28.12.2017 10:42 - Gestartet von DL7FOS
Natürlich, Akkus verlieren an Performance, das ist seit Jahrzehnten bekannt. Schon Sony hatte mit Stamina eine Technologie in Camcordern eingebaut, welche den Akku bei einer gewissen Anzahl von Ladezyklen einfach abschaltet und nicht mehr lädt. Heute nutzen wir mehr Akkus denn je, aber die Physik lässt sich bekanntlich nur schwer überlisten und somit steigt die Anzahl Akkus ungleich zum technischen Fortschritt an.

Stellt man sich die Frage, ob die Industrie oder der Konsument der Dümmere ist, könnte man zunächst den Konsumenten verurteilen. Er gibt gerade für das iPhone eine große Stange Geld aus, nimmt einen fest verbauten Akku in Kauf und gerade dieser Apple-Nerd ist derjenige, der am lautesten Kritik übt, bevor er das nächste Modell bestellt hat. Denn eigentlich ist ja alles gar nicht so schlimm und der Akku überlebt ohnehin die kurze Nutzungsdauer. So könnte man meinen, wäre da nicht die Forschung, die man ja mit dem Kauf der überteuerten Hardware finanziert.

Smartphones gibt es ja nicht erst seit dem iPhone. Schon vor 20 Jahren gab es den Communicator und HTC brachte vor 15 Jahren den MDA, ein Smartphone mit Touchscreen auf den Markt, dessen Laufzeiten aufgrund des Farbdisplays nicht ewig lang war. Dafür sorgten wenig stromsparende Xscale-CPUs und im Vergleich zu heute stromhungrige LED-Beleuchtung. War das Smartphone nicht in Benutzung, triggerte es Mittels Exchange nach Mails und die Standorterkennung im Hintergrund gab es nicht. Heute aber haben wir ein Smartphone, das dutzende Apps beherbergt, von denen ein Großteil im Hintergrund aktiv sind. Messenger-Dienste und Datenkraken möchten am Liebsten ständig wissen, wo wir sind und so wecken Features unsere Geräte aus dem Tiefschlaf, obwohl wir sie nicht benutzen. So hält der Akku eines iPhone 7 Plus mit 3.000 mAh bei Nichtbenutzung ungleich länger, als wenn wir es täglich einsetzen. Das Problem ist, dass wir als Nutzer weder entscheiden dürfen, ob unser Gerät nun im Tiefschlaf sein soll, noch ob es gedrosselt wird. Apple hilft uns da gerne wie eine Mutter ohne Brust und diktiert uns, wie üblich seit Jahrzehnten, alles vor und entmündigt fortan den Nutzer. Aber diesen stört das nicht, Luxus ist dem Anwender wichtiger und ersetzt den logischen Verstand, weshalb er auch das künftige iPhone sein Eigen nennen möchte.

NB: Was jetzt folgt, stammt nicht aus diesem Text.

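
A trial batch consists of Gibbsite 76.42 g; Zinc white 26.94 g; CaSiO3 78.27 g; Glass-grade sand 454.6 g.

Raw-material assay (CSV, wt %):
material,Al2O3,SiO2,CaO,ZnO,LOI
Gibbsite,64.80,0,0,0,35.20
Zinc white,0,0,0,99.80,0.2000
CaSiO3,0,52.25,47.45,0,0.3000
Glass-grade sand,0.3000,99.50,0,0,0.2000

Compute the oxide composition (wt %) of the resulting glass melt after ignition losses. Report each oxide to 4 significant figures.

All arithmetic holds full precision from first step to last. Working values are shown (rounded to 4 significant digits) across the worked steps; every reported number is rounded a single time — all derived quantities (totals, net glass mass, ignition loss, the yield, the four compositions) are rebuilt at exact precision from the batch weights on 608.1 g of glass as they appear in the question or the answer.
Per-oxide mass from batch:
  Al2O3: 76.42·0.6480 + 454.6·0.003000 = 50.88 g
  SiO2: 78.27·0.5225 + 454.6·0.9950 = 493.2 g
  CaO: 78.27·0.4745 = 37.14 g
  ZnO: 26.94·0.9980 = 26.89 g
LOI: 76.42·0.3520 + 26.94·0.002000 + 78.27·0.003000 + 454.6·0.002000 = 28.10 g
batch − LOI leaves glass = 636.2 − 28.10 = 608.1 g (equal to the oxide-mass sum)
wt % = 100 × oxide mass / glass mass

Glass mass = 608.1 g (batch 636.2 − LOI 28.10).
Composition: Al2O3 8.367%, SiO2 81.10%, CaO 6.107%, ZnO 4.421%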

Jeder weiß doch, wie kurz ein Smartphone läuft. Was aber perfide an der Sache ist, dass eben nicht jeder weiß, dass die CPUs oft höher takten und den Akku ohnehin schneller entladen, als es überhaupt notwendig wäre. Das heißt, dass Leistung verpufft, weil die gerade genutzte App beispielsweise beim Lesen überhaupt keine Prozessorleistung braucht oder die Hintergrundanwendung überhaupt gar nicht benötigt wird. Und wird das Smartphone aufgeweckt, kommen weitere neugierigen Dienste und helfen beim Entladen fleißig mit. Ein Stromsparmodus bekomme ich angeboten, wenn der Akkustand bei 20% ist. Aber warum darf ich auch nicht bei einem Neugerät auswählen, welche Dienste wann aktiv sind, dass das Gerät in einen extremen Tiefschlaf geht, wenn ich es auf die Nase lege oder einfach nicht berühre. Das bleibt mir verwehrt, mein Smartphone macht, was es will und obsolesziert sich quasi selbst.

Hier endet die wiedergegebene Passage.